Growing up in Proctor: Pap’s Hound Dogs
By: GARY ELLER
My Dad (“Pap”) loved hound dogs and we always had them around. When he was a young man, Pap had blueticks and would hunt with them at night on occasion with his buddies. Believe me, in West Virginia stumbling around for miles half the night in the dark, through thickets of brambles and multiflora roses, is not for whimps. Often as not, Pap would lose the dogs and after working all day, had to spend part of the next night to find them. He would shoot a treed coon once in a while to hold the dogs’ interest, but for the most part he let them go. The great joy was hearing the dogs in the chase. If you know your hound dogs, usually you can tell exactly what they are doing by the sound of their voices. Not long before he stopped keeping coon hounds, Pap was hunting and heard some new dog sounds. The dogs had cornered a bunch of possums inside a very ripe horse carcass and had engaged in a battle royale -inside the carcass. It must have been a long trip back to the truck and home with a bunch of reeking blueticks. And no, we never even talked about eating possum after that incident. Eventually Pap switched to beagles and rabbit hunting, which can be energetic but is an immensely easier proposition than coon hunting. At least Pap liked to eat rabbits, and just as important beagles made much more practical house pets. Once Pap came home with a beautiful pair of beagle pups, which he named Lulu Belle and Scotty after his favorite hillbilly duet who were very popular in the 30s and 40s. They wrote and recorded the immensely popular country song “Have I Told You Lately That I Love You,” among other great songs, and are in the Country Music Hall of Fame. The pups grew up to be terrific rabbit dogs, with one exception, and once or twice a week Pap would turn them loose at night. It was a beautiful thing to sit on our porch and hear them trailing rabbits on the farm. But Scotty had a fatal flaw -he loved to fight skunks.
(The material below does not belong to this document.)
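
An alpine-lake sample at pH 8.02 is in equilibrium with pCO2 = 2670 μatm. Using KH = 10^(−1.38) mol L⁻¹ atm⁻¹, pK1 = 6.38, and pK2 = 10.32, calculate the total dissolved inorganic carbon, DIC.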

Striped kitty perfume only made him fight harder. One night we heard Scotty baying in the way Pap hated, headed towards Roy Palmer’s place. Then the baying stopped. The next morning, we found Scotty back home, thoroughly drenched in skunk juice. Roy told us that Scotty had run an entire family of skunks under his clapboard house and had a fight for the ages. It must have taken years for the stench to abate at Roy’s house. Not long after that incident, and without a word of explanation from Pap, Scotty simply disappeared from our farm.